In August 2000, Dr. T. David Newman, a consulting psychologist for McCloud’s claim, evaluated McCloud. He listed her as suffering from depression, anxiety, mood swings, borderline personality disorder, and trichotillomania, with a history of sexual, drug, and alcohol abuse. McCloud denied suicidal ideation, and Newman found that her claim of multiple personalities lacked credibility. He noted that she had adequate hygiene and grooming, good eye contact, mild anxiety, and was alert, cooperative, and responsive, but he noted mild limitations in her range of affect and mild interference with concentration and memory. He believed her speech was rational, relevant, and coherent. Newman found that McCloud was capable of adjusting her behavior according to need but that she was not motivated to do so and that she could handle day-to-day necessities of household and parenting chores, but not for prolonged periods because of the highly stressful circumstances. He further noted that she may tend to become periodically overwhelmed by her mood state, anxiety, or both and that she had a marginal ability to interact with others. *414 Nevertheless, Newman concluded that McCloud had good ability to follow work rules and use judgment and a fair to good ability to relate to coworkers and the public, interact with supervisors, work independently, and maintain concentration. McCloud could understand and execute simple instructions or detailed — but not complex — instructions. Newman also found slight limitations in activities of daily living, moderate limitations with maintaining social function or regular attendance, and the ability to complete a normal work week without psychological interruptions. He further found that McCloud experienced one of two decompensations in work-like settings.
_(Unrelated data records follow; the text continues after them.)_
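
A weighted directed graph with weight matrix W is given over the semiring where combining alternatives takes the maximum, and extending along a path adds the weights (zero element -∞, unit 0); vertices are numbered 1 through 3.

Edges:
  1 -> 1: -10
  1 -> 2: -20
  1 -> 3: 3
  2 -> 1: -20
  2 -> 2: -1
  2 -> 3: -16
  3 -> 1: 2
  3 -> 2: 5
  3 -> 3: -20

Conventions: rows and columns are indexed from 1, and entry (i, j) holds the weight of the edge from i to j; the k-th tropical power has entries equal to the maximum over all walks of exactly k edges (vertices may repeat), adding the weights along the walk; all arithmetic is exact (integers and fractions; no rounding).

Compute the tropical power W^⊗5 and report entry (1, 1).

W^⊗2:
  [5, 8, -7]
  [-14, -2, -17]
  [-8, 4, 5]
W^⊗3:
  [-5, 7, 8]
  [-15, -3, -11]
  [7, 10, -5]
W^⊗4:
  [10, 13, -2]
  [-9, -4, -12]
  [-3, 9, 10]
W^⊗5:
  [0, 12, 13]
  [-10, -5, -6]
  [12, 15, 0]
Key observation: the optimum is the walk 1->1->3->1->3->1, with weight (-10) + 3 + 2 + 3 + 2 = 0.
Optimal value attained by: walk 1->1->3->1->3->1.
Answer: (W^⊗5)[1][1] = 0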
Dr. Roger Glover, a state agency psychologist, reviewed McCloud’s information and determined that McCloud was alert and oriented and could care for her own activities. Like Newman, Glover determined that McCloud had moderate limitations with her ability to remember, understand, and execute detailed instructions, moderate limitations in maintaining concentration, social function, or regular attendance, and the ability to complete a normal work week without psychological interruptions. He further found that McCloud had moderate limitations in her ability to respond to changes in the workplace setting and to make plans independently of others. According to Glover, McCloud was mentally capable of performing routine work in a stable work setting.
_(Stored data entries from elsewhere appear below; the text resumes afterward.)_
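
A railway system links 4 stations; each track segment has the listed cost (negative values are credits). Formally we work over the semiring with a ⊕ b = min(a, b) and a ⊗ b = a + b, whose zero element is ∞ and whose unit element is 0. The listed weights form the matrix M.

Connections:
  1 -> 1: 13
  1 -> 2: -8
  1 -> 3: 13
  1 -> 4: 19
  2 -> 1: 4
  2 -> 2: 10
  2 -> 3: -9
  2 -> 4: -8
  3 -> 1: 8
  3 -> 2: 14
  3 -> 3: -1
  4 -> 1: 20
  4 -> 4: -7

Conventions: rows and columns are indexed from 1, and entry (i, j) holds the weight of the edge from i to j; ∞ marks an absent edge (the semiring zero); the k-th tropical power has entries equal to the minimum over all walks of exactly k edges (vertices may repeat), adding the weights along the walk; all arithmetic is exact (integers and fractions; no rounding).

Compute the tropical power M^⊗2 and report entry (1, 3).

M^⊗2:
  [-4, 2, -17, -16]
  [-1, -4, -10, -15]
  [7, 0, -2, 6]
  [13, 12, 33, -14]
Key observation: the optimum is the walk 1->2->3, with weight (-8) + (-9) = -17.
Optimal value attained by: walk 1->2->3.
Answer: (M^⊗2)[1][3] = -17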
McCloud’s claim for SSI benefits was denied initially, and she requested a hearing before an administrative law judge (“ALJ”). In the paperwork that accompanied the request and the notice of the hearing, the Commissioner advised McCloud that she was entitled to representation. The Commissioner also enclosed a leaflet with information and a list of groups that could assist with finding representation. Additionally, McCloud received a letter advising her of her right to representation; the text appeared in capital letters.
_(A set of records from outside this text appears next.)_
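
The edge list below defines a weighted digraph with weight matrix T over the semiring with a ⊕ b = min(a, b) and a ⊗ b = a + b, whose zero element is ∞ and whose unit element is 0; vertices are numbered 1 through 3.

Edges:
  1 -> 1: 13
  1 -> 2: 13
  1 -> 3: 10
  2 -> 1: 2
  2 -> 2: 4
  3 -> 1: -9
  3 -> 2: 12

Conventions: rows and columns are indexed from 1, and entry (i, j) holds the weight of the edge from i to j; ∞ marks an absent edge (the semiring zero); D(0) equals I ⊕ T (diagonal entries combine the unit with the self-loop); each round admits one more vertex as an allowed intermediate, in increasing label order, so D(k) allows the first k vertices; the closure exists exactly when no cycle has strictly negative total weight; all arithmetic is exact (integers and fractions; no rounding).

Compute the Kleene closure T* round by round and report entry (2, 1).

D(0):
  [0, 13, 10]
  [2, 0, ∞]
  [-9, 12, 0]
D(1):
  [0, 13, 10]
  [2, 0, 12]
  [-9, 4, 0]
D(2):
  [0, 13, 10]
  [2, 0, 12]
  [-9, 4, 0]
D(3):
  [0, 13, 10]
  [2, 0, 12]
  [-9, 4, 0]
Answer: T*[2][1] = 2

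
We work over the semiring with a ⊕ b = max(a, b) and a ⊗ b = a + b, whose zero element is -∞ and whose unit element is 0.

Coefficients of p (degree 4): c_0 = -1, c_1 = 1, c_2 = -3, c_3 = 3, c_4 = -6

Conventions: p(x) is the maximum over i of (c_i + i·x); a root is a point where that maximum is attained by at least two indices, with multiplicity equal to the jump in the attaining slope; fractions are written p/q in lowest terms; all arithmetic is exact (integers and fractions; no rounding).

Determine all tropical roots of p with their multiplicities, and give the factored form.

hull edge (i=0, c=-1) to (i=1, c=1): slope 2, span 1
hull edge (i=1, c=1) to (i=3, c=3): slope 1, span 2
hull edge (i=3, c=3) to (i=4, c=-6): slope -9, span 1
Factored form: p(x) = -6 ⊗ (x ⊕ (-2)) ⊗ (x ⊕ (-1)) ⊗ (x ⊕ (-1)) ⊗ (x ⊕ 9)
Answer: roots = -2 (mult 1), -1 (mult 2), 9 (mult 1)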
At the beginning of the SSI hearing on April 5, 2001, the ALJ noted that McCloud did not have counsel or a representative and stated that he assumed that she wanted to proceed without counsel. McCloud stated that she wanted to proceed without counsel. McCloud testified that she was twenty-four years old with a GED and past work experience as a cashier, telemarketer, and nursing assistant. She explained that she had been unable to keep her previous jobs for more than a few weeks because she had an anger problem, could not follow work rules, was very sensitive, and cried easily. She stated that she could not deal with people, had emotional problems, suffered from bad nerves, drank regularly, and pulled out her hair because of stress. The ALJ called a vocational expert (“VE”) to determine whether there were jobs available in significant numbers in the national economy that McCloud could perform and asked the VE whether a person with McCloud’s background and residual functioning capacity (“RFC”) could work. 3 The VE stated no because all jobs require some ability to work with people and McCloud testified that she was unable to deal with other people. The ALJ then asked if his answer would change if the RFC were limited to low-stress work.